Stripe’s Blueprints are the clearest example: deterministic code nodes connected by flexible agent loops. The sequence is fixed. The agent’s behavior within each node is not. Reliability at the pipeline level. Flexibility at the step level.
You get this wrong when you let the model control the sequencing. It will skip steps, reorder things creatively, and occasionally decide that step 4 isn’t necessary today. The deterministic shell is what makes the system predictable.
DAGs with GOTOs
If you’re evaluating orchestration frameworks, most will claim “DAG-based execution.” Just FYI, that isn’t really true. Most of them are using DAG semantics, but A stands for acyclic (no loops/cycles allowed) and agentic engineering is nothing but loops.
Agentic workflows have feedback loops: generate code, run tests, tests fail, regenerate. That’s a cycle, not a DAG. LangGraph handles this by adding conditional edges that point backwards (DAGs with GOTO’s). Temporal and Restate skip the pretense and use imperative code with while loops. The honest framing: these are bounded cycles with retry limits and token budgets. The boundedness is what makes them tractable. If your workflow has feedback loops (and it probably does), make sure your tooling handles cycles honestly instead of forcing you to pretend they don’t exist.
Tooling
You have more options than you probably think, and they range from heavyweight to surprisingly simple.

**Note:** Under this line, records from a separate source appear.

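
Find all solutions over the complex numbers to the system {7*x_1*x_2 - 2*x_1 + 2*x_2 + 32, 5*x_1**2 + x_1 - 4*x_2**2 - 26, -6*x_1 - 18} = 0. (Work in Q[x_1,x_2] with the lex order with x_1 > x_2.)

Compute a lex Gröbner basis by Buchberger's algorithm.
f_1 = 7*x_1*x_2 - 2*x_1 + 2*x_2 + 32, LT = x_1*x_2.
f_2 = 5*x_1**2 + x_1 - 4*x_2**2 - 26, LT = x_1**2.
f_3 = -6*x_1 - 18, LT = x_1.

S(f_1,f_2): lcm = x_1**2*x_2. S = -2/7*x_1**2 + 3/35*x_1*x_2 + 32/7*x_1 + 4/5*x_2**3 + 26/5*x_2.
  leading term x_1**2: subtract (-2/35)·f_2 from -2/7*x_1**2 + 3/35*x_1*x_2 + 32/7*x_1 + 4/5*x_2**3 + 26/5*x_2 → 3/35*x_1*x_2 + 162/35*x_1 + 4/5*x_2**3 - 8/35*x_2**2 + 26/5*x_2 - 52/35
  leading term x_1*x_2: subtract (3/245)·f_1 from 3/35*x_1*x_2 + 162/35*x_1 + 4/5*x_2**3 - 8/35*x_2**2 + 26/5*x_2 - 52/35 → 228/49*x_1 + 4/5*x_2**3 - 8/35*x_2**2 + 1268/245*x_2 - 92/49
  leading term x_1: subtract (-38/49)·f_3 from 228/49*x_1 + 4/5*x_2**3 - 8/35*x_2**2 + 1268/245*x_2 - 92/49 → 4/5*x_2**3 - 8/35*x_2**2 + 1268/245*x_2 - 776/49
  leading term x_2**3: no divisor's leading term divides it; move 4/5*x_2**3 to the remainder.
  leading term x_2**2: no divisor's leading term divides it; move -8/35*x_2**2 to the remainder.
  leading term x_2: no divisor's leading term divides it; move 1268/245*x_2 to the remainder.
  leading term 1: no divisor's leading term divides it; move -776/49 to the remainder.
  remainder 4/5*x_2**3 - 8/35*x_2**2 + 1268/245*x_2 - 776/49 ≠ 0; add h_4 = 4/5*x_2**3 - 8/35*x_2**2 + 1268/245*x_2 - 776/49 to the basis.

S(f_1,f_3): lcm = x_1*x_2. S = -2/7*x_1 - 19/7*x_2 + 32/7.
  leading term x_1: subtract (1/21)·f_3 from -2/7*x_1 - 19/7*x_2 + 32/7 → -19/7*x_2 + 38/7
  leading term x_2: no divisor's leading term divides it; move -19/7*x_2 to the remainder.
  leading term 1: no divisor's leading term divides it; move 38/7 to the remainder.
  remainder -19/7*x_2 + 38/7 ≠ 0; add h_5 = -19/7*x_2 + 38/7 to the basis.

S(f_2,f_3): lcm = x_1**2. S = -14/5*x_1 - 4/5*x_2**2 - 26/5.
  leading term x_1: subtract (7/15)·f_3 from -14/5*x_1 - 4/5*x_2**2 - 26/5 → -4/5*x_2**2 + 16/5
  leading term x_2**2: subtract (28/95*x_2)·h_5 from -4/5*x_2**2 + 16/5 → -8/5*x_2 + 16/5
  leading term x_2: subtract (56/95)·h_5 from -8/5*x_2 + 16/5 → 0
  remainder 0.

S(f_1,h_4): lcm = x_1*x_2**3. S = -317/49*x_1*x_2 + 970/49*x_1 + 2/7*x_2**3 + 32/7*x_2**2.
  leading term x_1*x_2: subtract (-317/343)·f_1 from -317/49*x_1*x_2 + 970/49*x_1 + 2/7*x_2**3 + 32/7*x_2**2 → 6156/343*x_1 + 2/7*x_2**3 + 32/7*x_2**2 + 634/343*x_2 + 10144/343
  leading term x_1: subtract (-1026/343)·f_3 from 6156/343*x_1 + 2/7*x_2**3 + 32/7*x_2**2 + 634/343*x_2 + 10144/343 → 2/7*x_2**3 + 32/7*x_2**2 + 634/343*x_2 - 8324/343
  leading term x_2**3: subtract (5/14)·h_4 from 2/7*x_2**3 + 32/7*x_2**2 + 634/343*x_2 - 8324/343 → 228/49*x_2**2 - 912/49
  leading term x_2**2: subtract (-12/7*x_2)·h_5 from 228/49*x_2**2 - 912/49 → 456/49*x_2 - 912/49
  leading term x_2: subtract (-24/7)·h_5 from 456/49*x_2 - 912/49 → 0
  remainder 0.

S(f_2,h_4): leading monomials are coprime, so the S-polynomial reduces to 0 (Buchberger's first criterion).
S(f_3,h_4): leading monomials are coprime, so the S-polynomial reduces to 0 (Buchberger's first criterion).
S(f_1,h_5): lcm = x_1*x_2. S = 12/7*x_1 + 2/7*x_2 + 32/7.
  leading term x_1: subtract (-2/7)·f_3 from 12/7*x_1 + 2/7*x_2 + 32/7 → 2/7*x_2 - 4/7
  leading term x_2: subtract (-2/19)·h_5 from 2/7*x_2 - 4/7 → 0
  remainder 0.

S(f_2,h_5): leading monomials are coprime, so the S-polynomial reduces to 0 (Buchberger's first criterion).
S(f_3,h_5): leading monomials are coprime, so the S-polynomial reduces to 0 (Buchberger's first criterion).
S(h_4,h_5): lcm = x_2**3. S = 12/7*x_2**2 + 317/49*x_2 - 970/49.
  leading term x_2**2: subtract (-12/19*x_2)·h_5 from 12/7*x_2**2 + 317/49*x_2 - 970/49 → 485/49*x_2 - 970/49
  leading term x_2: subtract (-485/133)·h_5 from 485/49*x_2 - 970/49 → 0
  remainder 0.

Every S-polynomial of the final basis reduces to 0, so we have a Gröbner basis.
Inter-reduce: drop elements whose leading term is divisible by another's, tail-reduce, and make monic.
Reduced Gröbner basis: {x_1 + 3, x_2 - 2}.

Since the basis is lex-ordered, x_2 - 2 is univariate in x_2. Its roots are {2}. Back-substituting each root into the other basis elements fixes the other coordinates.
  x_2 = 2: the earlier basis element becomes x_1 + 3 = 0, giving x_1 = -3 — point (-3, 2).
Substituting each solution back into the original system confirms all equations vanish.
This is the nonlinear analogue of row-reducing a linear system.

{(-3, 2)}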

Durable execution frameworks (Temporal, Restate, Inngest) if your workflows outlive a single session, need retry logic, or involve long-running steps. These are real infrastructure, but they handle the hard coordination problems for you.

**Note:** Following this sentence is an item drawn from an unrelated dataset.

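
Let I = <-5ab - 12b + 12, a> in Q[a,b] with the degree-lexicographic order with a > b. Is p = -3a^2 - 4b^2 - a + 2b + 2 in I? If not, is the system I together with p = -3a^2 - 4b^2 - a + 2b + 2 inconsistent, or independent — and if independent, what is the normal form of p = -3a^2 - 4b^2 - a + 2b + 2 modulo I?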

Graph-based orchestrators (LangGraph) if you want visual workflow design and are comfortable with the DAG-with-gotos tradeoff.
Declarative configs. Daunis (2025) built a declarative workflow language validated at PayPal that compressed 500+ lines of imperative code to under 50 lines of DSL. Non-engineers could safely modify agent behaviors through configuration.

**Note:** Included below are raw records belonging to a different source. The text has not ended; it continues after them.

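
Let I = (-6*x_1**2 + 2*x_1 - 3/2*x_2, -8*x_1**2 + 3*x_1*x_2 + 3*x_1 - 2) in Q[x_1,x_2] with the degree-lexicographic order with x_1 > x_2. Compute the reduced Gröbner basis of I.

G = {x_1**2 - 1/3*x_1 + 1/4*x_2, x_1*x_2 + 1/9*x_1 + 2/3*x_2 - 2/3, x_2**2 + 80/27*x_1 + 25/9*x_2 - 8/3}

This is the nonlinear analogue of row-reducing a linear system.

f_1 = -6*x_1**2 + 2*x_1 - 3/2*x_2, LT = x_1**2.
f_2 = -8*x_1**2 + 3*x_1*x_2 + 3*x_1 - 2, LT = x_1**2.

S(f_1,f_2): lcm = x_1**2. S = 3/8*x_1*x_2 + 1/24*x_1 + 1/4*x_2 - 1/4.
  leading term x_1*x_2: no divisor's leading term divides it; move 3/8*x_1*x_2 to the remainder.
  leading term x_1: no divisor's leading term divides it; move 1/24*x_1 to the remainder.
  leading term x_2: no divisor's leading term divides it; move 1/4*x_2 to the remainder.
  leading term 1: no divisor's leading term divides it; move -1/4 to the remainder.
  remainder 3/8*x_1*x_2 + 1/24*x_1 + 1/4*x_2 - 1/4 ≠ 0; add g_3 = 3/8*x_1*x_2 + 1/24*x_1 + 1/4*x_2 - 1/4 to the basis.

S(f_1,g_3): lcm = x_1**2*x_2. S = -1/9*x_1**2 - x_1*x_2 + 1/4*x_2**2 + 2/3*x_1.
  leading term x_1**2: subtract (1/54)·f_1 from -1/9*x_1**2 - x_1*x_2 + 1/4*x_2**2 + 2/3*x_1 → -x_1*x_2 + 1/4*x_2**2 + 17/27*x_1 + 1/36*x_2
  leading term x_1*x_2: subtract (-8/3)·g_3 from -x_1*x_2 + 1/4*x_2**2 + 17/27*x_1 + 1/36*x_2 → 1/4*x_2**2 + 20/27*x_1 + 25/36*x_2 - 2/3
  leading term x_2**2: no divisor's leading term divides it; move 1/4*x_2**2 to the remainder.
  leading term x_1: no divisor's leading term divides it; move 20/27*x_1 to the remainder.
  leading term x_2: no divisor's leading term divides it; move 25/36*x_2 to the remainder.
  leading term 1: no divisor's leading term divides it; move -2/3 to the remainder.
  remainder 1/4*x_2**2 + 20/27*x_1 + 25/36*x_2 - 2/3 ≠ 0; add g_4 = 1/4*x_2**2 + 20/27*x_1 + 25/36*x_2 - 2/3 to the basis.

The other S-polynomials (S(f_2,g_3), S(f_1,g_4), S(f_2,g_4), S(g_3,g_4)) all reduce to 0 modulo the current basis, so we have a Gröbner basis.
Inter-reduce: drop elements whose leading term is divisible by another's, tail-reduce, and make monic.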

Scripts and markdown. Many production systems are simpler than you’d expect. Squarespace checks prompts into CI. Gas Town uses git. OpenAI’s Harness Engineering team stored plans as first-class git artifacts and built roughly a million lines of code across 1,500 PRs with zero manually written source code. The sophistication was in the workflow definitions, not in the tooling that ran them.
If you’re building, start simple. A script that runs steps in sequence with a test gate between each one is a workflow system. You can add complexity when you know where you need it.